出生後2週間を過ぎて付けられた名前

 すべての子どもは、戸籍法により出生後2週間内に名前をつけて、出生届を役所に届け出なければならない。届けが受けつけられて初めて、その子がこの世に存在することになるのである。しかし、その子は、戸籍法で決められていた期限を過ぎても、名前をつけてもらえなかった

 早く出生届を出すように、と病院事務員が家族に連絡を取ったところ、父親はこう言ったとのことだった。

 「出生届を出すと、戸籍に残るから、困る。このまま死なせて、生まれなかったことにはできないのか」

 事務員はあきれながらも、「たとえ仮に死産だったとしても、名前はつけなければいけないから、すぐに名前をつけて出生届を出すように」と説得した。なんとか、この説得には応じてくれた。

 つけられた名前は「恵未」だった。えみ。「恵み(めぐみ)」が「未だ」ない、という意味か。いや、それではあまりに彼女がかわいそうだ。これは、「未来に恵まれる」という意味に取りたい。

 恵未ちゃんがやってきて2ヵ月が経った。心臓の負担がどんどん増えてきていた。彼女の心臓は、点滴に入っているさまざまな種類の薬剤によって、かろうじて生かされていた。相変わらず父親は事務的な用事でしか病院に来ず、我が子の顔をちらっと見て帰るだけだった。

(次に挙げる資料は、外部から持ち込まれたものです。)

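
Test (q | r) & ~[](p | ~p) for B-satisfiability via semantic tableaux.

Unsatisfiable (every branch closes)

1. (q | r) & ~[](p | ~p), 0
2. q | r, 0
3. ~[](p | ~p), 0
4. r, 0
5. ~(p | ~p), 1
6. ~p, 1
7. p, 1
Accessibility: 0R0, 0R1, 1R0, 1R1
Branch closes: p and ~p both at 1.
Every branch closes; the branch above is one of them.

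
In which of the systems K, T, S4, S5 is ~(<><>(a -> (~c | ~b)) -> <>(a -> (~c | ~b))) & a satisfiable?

K, T

T-tableau for the formula:
1. ~(<><>(a -> (~c | ~b)) -> <>(a -> (~c | ~b))) & a, 0
2. ~(<><>(a -> (~c | ~b)) -> <>(a -> (~c | ~b))), 0
3. a, 0
4. <><>(a -> (~c | ~b)), 0
5. ~<>(a -> (~c | ~b)), 0
6. ~(a -> (~c | ~b)), 0
7. ~(~c | ~b), 0
8. c, 0
9. b, 0
10. <>(a -> (~c | ~b)), 1
11. ~(a -> (~c | ~b)), 1
12. a, 1
13. ~(~c | ~b), 1
14. c, 1
15. b, 1
16. a -> (~c | ~b), 2
17. ~c | ~b, 2
18. ~b, 2
Accessibility: 0R0, 0R1, 1R1, 1R2, 2R2
Complete open branch: satisfiable in T, hence also in K (this T-model is also a K-model).
S4-tableau for the formula:
1. ~(<><>(a -> (~c | ~b)) -> <>(a -> (~c | ~b))) & a, 0
2. ~(<><>(a -> (~c | ~b)) -> <>(a -> (~c | ~b))), 0
3. a, 0
4. <><>(a -> (~c | ~b)), 0
5. ~<>(a -> (~c | ~b)), 0
6. ~(a -> (~c | ~b)), 0
7. ~(~c | ~b), 0
8. c, 0
9. b, 0
10. <>(a -> (~c | ~b)), 1
11. ~(a -> (~c | ~b)), 1
12. a, 1
13. ~(~c | ~b), 1
14. c, 1
15. b, 1
16. a -> (~c | ~b), 2
17. ~(a -> (~c | ~b)), 2
18. a, 2
19. ~(~c | ~b), 2
20. c, 2
21. b, 2
22. ~c | ~b, 2
23. ~b, 2
Accessibility: 0R0, 0R1, 0R2, 1R1, 1R2, 2R2
Branch closes: b and ~b both at 2.
Every branch closes (one shown): unsatisfiable in S4, hence also in S5 (every S5-frame is an S4-frame).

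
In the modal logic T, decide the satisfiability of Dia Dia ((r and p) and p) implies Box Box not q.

1. Dia Dia ((r and p) and p) implies Box Box not q, 0
2. Box Box not q, 0
3. Box not q, 0
4. not q, 0
Accessibility: 0R0

Yes, satisfiable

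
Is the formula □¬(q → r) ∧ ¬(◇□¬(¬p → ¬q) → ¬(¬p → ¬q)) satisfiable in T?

Satisfiable (open branch found)

1. □¬(q → r) ∧ ¬(◇□¬(¬p → ¬q) → ¬(¬p → ¬q)), w0
2. □¬(q → r), w0   [∧-rule on 1]
3. ¬(◇□¬(¬p → ¬q) → ¬(¬p → ¬q)), w0   [∧-rule on 1]
4. ◇□¬(¬p → ¬q), w0   [¬→-rule on 3]
5. ¬p → ¬q, w0   [¬→-rule on 3]
6. ¬(q → r), w0   [□-rule on 2 via w0Rw0]
7. q, w0   [¬→-rule on 6]
8. ¬r, w0   [¬→-rule on 6]
9. p, w0   [→-rule on 5 (branches; this branch)]
10. □¬(¬p → ¬q), w1   [◇-rule on 4: fresh world w1, w0Rw1]
11. ¬(q → r), w1   [□-rule on 2 via w0Rw1]
12. q, w1   [¬→-rule on 11]
13. ¬r, w1   [¬→-rule on 11]
14. ¬(¬p → ¬q), w1   [□-rule on 10 via w1Rw1]
15. ¬p, w1   [¬→-rule on 14]
Accessibility: w0Rw0, w0Rw1, w1Rw1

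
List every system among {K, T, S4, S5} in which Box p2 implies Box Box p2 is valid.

S4-tableau for the negation not (Box p2 implies Box Box p2):
1. not (Box p2 implies Box Box p2), u
2. Box p2, u
3. not Box Box p2, u
4. p2, u
5. not Box p2, v
6. p2, v
7. not p2, w
8. p2, w
Accessibility: uRu, uRv, uRw, vRv, vRw, wRw
Branch closes: p2 and not p2 both at w.
Every branch closes (one shown): valid in S4, hence also in S5 (every theorem of S4 is a theorem of S5).
T-tableau for the negation not (Box p2 implies Box Box p2):
1. not (Box p2 implies Box Box p2), u
2. Box p2, u
3. not Box Box p2, u
4. p2, u
5. not Box p2, v
6. p2, v
7. not p2, w
Accessibility: uRu, uRv, vRv, vRw, wRw
Complete open branch: countermodel on a T-frame, so not valid in T, nor in K (the same frame is also a K-frame).

S4, S5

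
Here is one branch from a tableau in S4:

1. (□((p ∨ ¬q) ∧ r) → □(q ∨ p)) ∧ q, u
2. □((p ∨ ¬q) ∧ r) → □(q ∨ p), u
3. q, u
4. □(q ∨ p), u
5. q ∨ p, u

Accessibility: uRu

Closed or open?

Open

No atom appears with both signs at the same world.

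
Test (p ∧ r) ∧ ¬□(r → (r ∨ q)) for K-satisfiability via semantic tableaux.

No, unsatisfiable

1. (p ∧ r) ∧ ¬□(r → (r ∨ q)), w0
2. p ∧ r, w0
3. ¬□(r → (r ∨ q)), w0
4. p, w0
5. r, w0
6. ¬(r → (r ∨ q)), w1
7. r, w1
8. ¬(r ∨ q), w1
9. ¬r, w1
10. ¬q, w1
Accessibility: w0Rw1
Branch closes: r and ¬r both at w1.
Every branch closes; the branch above is one of them.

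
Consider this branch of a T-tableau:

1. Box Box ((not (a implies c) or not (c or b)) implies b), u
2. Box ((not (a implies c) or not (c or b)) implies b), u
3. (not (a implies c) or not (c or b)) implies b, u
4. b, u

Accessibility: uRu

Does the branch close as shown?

No, open

No atom appears with both signs at the same world.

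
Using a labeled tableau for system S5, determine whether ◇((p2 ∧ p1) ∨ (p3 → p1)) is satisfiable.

1. ◇((p2 ∧ p1) ∨ (p3 → p1)), w0
2. (p2 ∧ p1) ∨ (p3 → p1), w1
3. p3 → p1, w1
4. p1, w1
Accessibility: w0Rw0, w0Rw1, w1Rw0, w1Rw1

Yes, satisfiable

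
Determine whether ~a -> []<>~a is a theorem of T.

Not valid

Tableau for the negation ~(~a -> []<>~a):
1. ~(~a -> []<>~a), w0
2. ~a, w0
3. ~[]<>~a, w0
4. ~<>~a, w1
5. a, w1
Accessibility: w0Rw0, w0Rw1, w1Rw1
The negation has an open branch (countermodel exists).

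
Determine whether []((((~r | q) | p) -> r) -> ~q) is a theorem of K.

Invalid (countermodel exists)

Tableau for the negation ~[]((((~r | q) | p) -> r) -> ~q):
1. ~[]((((~r | q) | p) -> r) -> ~q), w0
2. ~((((~r | q) | p) -> r) -> ~q), w1   [~[]-rule on 1: fresh world w1, w0Rw1]
3. ((~r | q) | p) -> r, w1   [~->-rule on 2]
4. q, w1   [~->-rule on 2]
5. r, w1   [->-rule on 3 (branches; this branch)]
Accessibility: w0Rw1
The negation has an open branch (countermodel exists).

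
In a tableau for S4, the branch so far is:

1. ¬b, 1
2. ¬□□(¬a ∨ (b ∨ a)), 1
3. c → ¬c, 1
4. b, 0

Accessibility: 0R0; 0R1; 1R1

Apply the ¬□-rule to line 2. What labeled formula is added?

a fresh world 2 with 1R2, and ¬□(¬a ∨ (b ∨ a)) at 2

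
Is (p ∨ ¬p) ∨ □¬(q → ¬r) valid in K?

Yes, valid

Tableau for the negation ¬((p ∨ ¬p) ∨ □¬(q → ¬r)):
1. ¬((p ∨ ¬p) ∨ □¬(q → ¬r)), 0
2. ¬(p ∨ ¬p), 0
3. ¬□¬(q → ¬r), 0
4. ¬p, 0
5. p, 0
Branch closes: p and ¬p both at 0.
All branches of the negation close; one closing branch shown above.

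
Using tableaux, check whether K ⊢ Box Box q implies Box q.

Tableau for the negation not (Box Box q implies Box q):
1. not (Box Box q implies Box q), 0
2. Box Box q, 0
3. not Box q, 0
4. not q, 1
5. Box q, 1
Accessibility: 0R1
The negation has an open branch (countermodel exists).

No, not valid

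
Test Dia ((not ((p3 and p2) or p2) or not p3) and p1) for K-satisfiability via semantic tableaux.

Yes, satisfiable

1. Dia ((not ((p3 and p2) or p2) or not p3) and p1), 0
2. (not ((p3 and p2) or p2) or not p3) and p1, 1
3. not ((p3 and p2) or p2) or not p3, 1
4. p1, 1
5. not p3, 1
Accessibility: 0R1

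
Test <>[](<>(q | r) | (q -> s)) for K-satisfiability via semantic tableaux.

1. <>[](<>(q | r) | (q -> s)), 0
2. [](<>(q | r) | (q -> s)), 1   [<>-rule on 1: fresh world 1, 0R1]
Accessibility: 0R1

Yes, satisfiable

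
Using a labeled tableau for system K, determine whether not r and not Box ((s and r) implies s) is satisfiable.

Unsatisfiable

1. not r and not Box ((s and r) implies s), 0
2. not r, 0
3. not Box ((s and r) implies s), 0
4. not ((s and r) implies s), 1
5. s and r, 1
6. not s, 1
7. s, 1
8. r, 1
Accessibility: 0R1
Branch closes: s and not s both at 1.
All branches of the tableau close; one closing branch shown above.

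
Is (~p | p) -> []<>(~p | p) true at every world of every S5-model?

Yes, valid

Tableau for the negation ~((~p | p) -> []<>(~p | p)):
1. ~((~p | p) -> []<>(~p | p)), 0
2. ~p | p, 0
3. ~[]<>(~p | p), 0
4. p, 0
5. ~<>(~p | p), 1
6. ~(~p | p), 0
7. ~p, 0
Accessibility: 0R0, 0R1, 1R0, 1R1
Branch closes: p and ~p both at 0.
All branches of the negation close; one closing branch shown above.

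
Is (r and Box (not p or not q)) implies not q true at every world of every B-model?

Not valid

Tableau for the negation not ((r and Box (not p or not q)) implies not q):
1. not ((r and Box (not p or not q)) implies not q), 0
2. r and Box (not p or not q), 0   [neg-implies-rule on 1]
3. q, 0   [neg-implies-rule on 1]
4. r, 0   [and-rule on 2]
5. Box (not p or not q), 0   [and-rule on 2]
6. not p or not q, 0   [Box-rule on 5 via 0R0]
7. not p, 0   [or-rule on 6 (branches; this branch)]
Accessibility: 0R0
The negation has an open branch (countermodel exists).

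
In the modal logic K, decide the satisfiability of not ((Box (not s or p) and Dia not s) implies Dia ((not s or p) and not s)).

1. not ((Box (not s or p) and Dia not s) implies Dia ((not s or p) and not s)), u
2. Box (not s or p) and Dia not s, u   [neg-implies-rule on 1]
3. not Dia ((not s or p) and not s), u   [neg-implies-rule on 1]
4. Box (not s or p), u   [and-rule on 2]
5. Dia not s, u   [and-rule on 2]
6. not s, v   [Dia-rule on 5: fresh world v, uRv]
7. not ((not s or p) and not s), v   [neg-Dia-rule on 3 via uRv]
8. not s or p, v   [Box-rule on 4 via uRv]
9. not (not s or p), v   [neg-and-rule on 7 (branches; this branch)]
10. s, v   [neg-or-rule on 9]
11. not p, v   [neg-or-rule on 9]
Accessibility: uRv
Branch closes: s and not s both at v.
All branches of the tableau close; one closing branch shown above.

Unsatisfiable (every branch closes)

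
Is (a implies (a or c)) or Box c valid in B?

Valid

Tableau for the negation not ((a implies (a or c)) or Box c):
1. not ((a implies (a or c)) or Box c), 0
2. not (a implies (a or c)), 0
3. not Box c, 0
4. a, 0
5. not (a or c), 0
6. not a, 0
7. not c, 0
Accessibility: 0R0
Branch closes: a and not a both at 0.
All branches of the negation close; one closing branch shown above.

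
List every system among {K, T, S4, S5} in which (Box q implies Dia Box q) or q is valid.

K-tableau for the negation not ((Box q implies Dia Box q) or q):
1. not ((Box q implies Dia Box q) or q), 0
2. not (Box q implies Dia Box q), 0
3. not q, 0
4. Box q, 0
5. not Dia Box q, 0
Complete open branch: countermodel on a K-frame, so not valid in K.
T-tableau for the negation not ((Box q implies Dia Box q) or q):
1. not ((Box q implies Dia Box q) or q), 0
2. not (Box q implies Dia Box q), 0
3. not q, 0
4. Box q, 0
5. not Dia Box q, 0
6. q, 0
Accessibility: 0R0
Branch closes: q and not q both at 0.
Every branch closes (one shown): valid in T, hence also in S4, S5 (every theorem of T is a theorem of S4 and S5).

T, S4, S5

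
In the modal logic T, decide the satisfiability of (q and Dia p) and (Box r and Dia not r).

1. (q and Dia p) and (Box r and Dia not r), w0
2. q and Dia p, w0
3. Box r and Dia not r, w0
4. q, w0
5. Dia p, w0
6. Box r, w0
7. Dia not r, w0
8. r, w0
9. p, w1
10. r, w1
11. not r, w2
12. r, w2
Accessibility: w0Rw0, w0Rw1, w0Rw2, w1Rw1, w2Rw2
Branch closes: r and not r both at w2.
All branches of the tableau close; one closing branch shown above.

Unsatisfiable (every branch closes)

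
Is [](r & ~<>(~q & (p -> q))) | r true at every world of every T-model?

Tableau for the negation ~([](r & ~<>(~q & (p -> q))) | r):
1. ~([](r & ~<>(~q & (p -> q))) | r), u
2. ~[](r & ~<>(~q & (p -> q))), u   [~|-rule on 1]
3. ~r, u   [~|-rule on 1]
4. ~(r & ~<>(~q & (p -> q))), v   [~[]-rule on 2: fresh world v, uRv]
5. <>(~q & (p -> q)), v   [~&-rule on 4 (branches; this branch)]
6. ~q & (p -> q), w   [<>-rule on 5: fresh world w, vRw]
7. ~q, w   [&-rule on 6]
8. p -> q, w   [&-rule on 6]
9. ~p, w   [->-rule on 8 (branches; this branch)]
Accessibility: uRu, uRv, vRv, vRw, wRw
The negation has an open branch (countermodel exists).

No, not valid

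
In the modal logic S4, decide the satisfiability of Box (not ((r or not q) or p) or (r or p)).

1. Box (not ((r or not q) or p) or (r or p)), u
2. not ((r or not q) or p) or (r or p), u   [Box-rule on 1 via uRu]
3. r or p, u   [or-rule on 2 (branches; this branch)]
4. p, u   [or-rule on 3 (branches; this branch)]
Accessibility: uRu

Satisfiable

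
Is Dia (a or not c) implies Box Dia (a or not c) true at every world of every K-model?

Tableau for the negation not (Dia (a or not c) implies Box Dia (a or not c)):
1. not (Dia (a or not c) implies Box Dia (a or not c)), 0
2. Dia (a or not c), 0
3. not Box Dia (a or not c), 0
4. a or not c, 1
5. not c, 1
6. not Dia (a or not c), 2
Accessibility: 0R1, 0R2
The negation has an open branch (countermodel exists).

Invalid (countermodel exists)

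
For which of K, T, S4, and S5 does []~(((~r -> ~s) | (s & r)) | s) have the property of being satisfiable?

K

T-tableau for the formula:
1. []~(((~r -> ~s) | (s & r)) | s), 0
2. ~(((~r -> ~s) | (s & r)) | s), 0
3. ~((~r -> ~s) | (s & r)), 0
4. ~s, 0
5. ~(~r -> ~s), 0
6. ~(s & r), 0
7. ~r, 0
8. s, 0
Accessibility: 0R0
Branch closes: s and ~s both at 0.
Every branch closes (one shown): unsatisfiable in T, hence also in S4, S5 (every S4/S5-frame is a T-frame).
K-tableau for the formula:
1. []~(((~r -> ~s) | (s & r)) | s), 0
Complete open branch: satisfiable in K.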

 私は、病院に母親が来ないことを不思議に思っていた。父親と違って、母親というものは、赤ちゃんをおなかの中に10ヵ月間宿しているから、父親とはまた別の感情を我が子に抱いているはずである。その母親が、一度も面会に来ない。ひょっとしたら、親族に、会いに行かないように言い含められているのかもしれない、と勝手に想像を巡らせていた。

深夜「点滴を」の呼び出し

 あるとき、私が病院当直をしていた夜のこと。当直室で寝ていたら、病棟からの内線電話で起こされた。

 「先生、恵未ちゃんの点滴が漏れたから、入れ直してください」

 その日の私は、深夜2時過ぎに1人の救急患者を入院させて、ひととおりの処置をして入院指示書を書き終えたのが午前4時頃。入院患者を回診する6時まで、2時間くらい眠ることができるなあ、と思って当直室のベッドにもぐりこんで10分も経っていなかった。

 「はい、すぐ行きます」

 できるだけ元気な声に聞こえるように返事をして、急いで身支度をしながら、私はいろいろなことを考えていた。

 恵未ちゃんは、すべての医局員に、「自分が当直のときに、点滴が漏れてほしくない」と思われている患者だった。彼女の点滴の入りにくさは有名で、ベテランの医師でもなかなか成功せず、2時間かかったとか3時間かかったとかはざらであった。

 病棟に行くと、看護師が「お気の毒に」という顔をして、私を迎えてくれた。通常、医師が点滴を入れるまでは看護師がそばについて、必要な介助をしてくれるものだが、その間、看護師は、必要な業務をストップさせられることになる。しかし、恵未ちゃんの場合、いつ点滴が成功するかわからない。ただでさえ勤務者が少なくて忙しい深夜の時間帯に、私ひとりの点滴のために看護師の仕事の手を止めさせるのは忍びない。そのため私は看護師に、介助が必要になったら大声で呼ぶから、そばについていなくてよい、と言って、ひとりで点滴に臨んだ。